Cela faisait déjà pas mal d'années qu'il travaillait comme aide de laboratoire dans cet hôpital d'une grande ville, quand il avait rencontré Dominique pour la première fois.
Il était marié depuis quinze ans, mais n'avait pas eu d'enfant ; Dominique, elle, était célibataire, mais avait une fille de cinq ans. Elle entrait alors dans sa trentième année, et il en avait douze de plus qu'elle.
Dominique travaillait comme agent de service à la consultation du service d'endocrinologie de l'hôpital ; elle faisait le ménage des locaux et aidait aussi les infirmières à sortir chaque jour les dossiers des patients pour les consultations du lendemain. Lui aussi, après avoir aidé les laborantines à préparer leurs analyses de sang, il s'occupait à la recherche et au classement des dossiers pour les médecins qui recevaient en consultations privées. Et c'est ainsi que Dominique et lui avaient fini par se retrouver très régulièrement chaque jour, en fin de matinée, dans la grande pièce où étaient entreposées les hautes armoires métalliques sur rails contenant tous les dossiers, tous bien classés par ordre alphabétique.
Au début, tous deux se contentaient de bavarder bien amicalement ; ils avaient d'ailleurs un peu le même caractère, gentil, calme et sensible, et ils s'entendaient à merveille.

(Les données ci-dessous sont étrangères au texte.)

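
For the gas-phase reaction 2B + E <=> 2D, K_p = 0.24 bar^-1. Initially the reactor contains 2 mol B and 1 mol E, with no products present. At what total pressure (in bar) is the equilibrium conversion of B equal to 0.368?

Take 2 mol B as basis and let X be its fractional conversion, so ξ = X.
At extent ξ: n_B = 2 − 2X; n_E = 1 − X; n_D = 2X.
Summing: n_T = 3 − X.
K_p = p_D^2 / (p_B^2 p_E) with p_i = (n_i/n_T)·P.
At X = 0.368: the mole-fraction product g(X) = Π y_i^ν_i = 1.412. Since K_p = g(X)·P^{-1}, P = (g/K_p)^(1/1) = (1.412/0.24)^(1/1) = 5.88 bar.

P = 5.88 bar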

Elle était blonde aux yeux bleus, assez mince, pas très grande. Il devint rapidement fou amoureux d'elle, mais hésitait à faire un geste qui pût montrer tout l'intérêt qu'il lui portait.

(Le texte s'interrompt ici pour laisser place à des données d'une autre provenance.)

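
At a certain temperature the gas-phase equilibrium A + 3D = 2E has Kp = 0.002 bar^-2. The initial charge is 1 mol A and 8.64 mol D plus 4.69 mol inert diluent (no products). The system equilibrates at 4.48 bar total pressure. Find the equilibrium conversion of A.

Let X = conversion of A (basis 1 mol A); extent of reaction ξ = X.
At extent ξ: n_A = 1 − X; n_D = 8.64 − 3X; n_E = 2X; n_I = 4.69 (inert).
Summing: n_T = 14.3 − 2X.
Mole fractions y_i = n_i/n_T; Kp = p_E^2 / (p_A p_D^3) with p_i = y_i·P.
Setting this equal to 0.002 bar^-2 and taking the physical root (0 < X < 1) gives X = 0.154.

X = 0.154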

Sa femme, peu à peu, s'était bien aperçue qu'il avait changé : il était de plus en plus distrait, évitait de la prendre dans ses bras le soir et ne lui faisait plus guère l'amour.
Dominique occupait toutes ses pensées, et, chaque soir, il se promettait de lui avouer, le jour suivant, qu'il était épris d'elle. Mais il n'osait pas, en grand timide qu'il était, et ce fut finalement elle qui fit le premier pas.
Un mercredi, alors qu'ils étaient ensemble aux archives, elle lui fit comprendre qu'elle souhaitait l'inviter à lui rendre visite pendant le prochain week-end, parce qu'elle serait seule chez elle, ses parents devant recevoir leur petite-fille chez eux durant les deux jours.
Il accepta avec une grande joie, tout en se demandant comment il allait bien pouvoir expliquer cela à sa femme.
Par chance, celle-ci travaillait tout l'après-midi le dimanche qui suivait ; il pourrait donc se rendre tranquillement chez Dominique sans même avoir besoin de lui en parler.
Ce fut d'ailleurs exactement ce qu'il fit, et ils tombèrent aussitôt dans les bras l'un de l'autre. Et ce qui devait arriver arriva : elle l'emmena dans sa chambre, ils se dévêtirent en toute hâte et firent l'amour avec fougue sur son lit. Elle se montra experte en caresses, et ils eurent l'un comme l'autre beaucoup de plaisir. Les heures passèrent trop vite ; il leur fallut donc se séparer, car les parents de Dominique ne tarderaient pas à lui ramener sa fille, et sa femme à lui reviendrait bientôt de son travail.
Quand elle rentra, elle devina tout de suite qu'il s'était passé quelque chose ; il paraissait tellement embarrassé, il ne savait pas quoi lui dire. Ce fut elle qui l'interrogea: « Qu'as-tu fait, cet après-midi ? Tu es sorti, je suppose ? »
Il eut bien du mal à lui cacher la vérité. Il lui expliqua qu'il était allé chez Dominique, qu'elle connaissait un peu, il le savait. « Vous avez fait l'amour, bien sûr, mais c'était couru d'avance ! »
Il était éberlué de l'entendre prononcer cette phrase équivoque sans se mettre en colère le moins du monde. Puis soudain, il comprit ce qui dépassait presque l'entendement : les deux jeunes femmes avaient tout combiné, tout organisé. Elles se connaissaient bien plus intimement qu'il ne le supposait ; elles s'étaient rencontrées à plusieurs reprises, quand il allait voir son père les samedis, à cinquante kilomètres de là, et qu'il laissait sa femme seule à la maison.
Elles avaient même tellement sympathisé que sa femme avait proposé à Dominique de lui « prêter » son mari, quand elle avait compris que celle-ci était en manque d'amour et aussi de sexe. Il avait deviné également que Dominique et sa femme n'étaient pas du tout hostiles à une aventure amoureuse en trio. Il tombait des nues, il ne s'y attendait pas, mais il se laissa tenter, et ils vécurent dès lors une histoire sans doute pas très morale, mais qui les comblait tous les trois, physiquement et même sentimentalement.
Dominique était décidément une drôle de petite bonne femme, mais sa femme n'avait rien à lui envier non plus.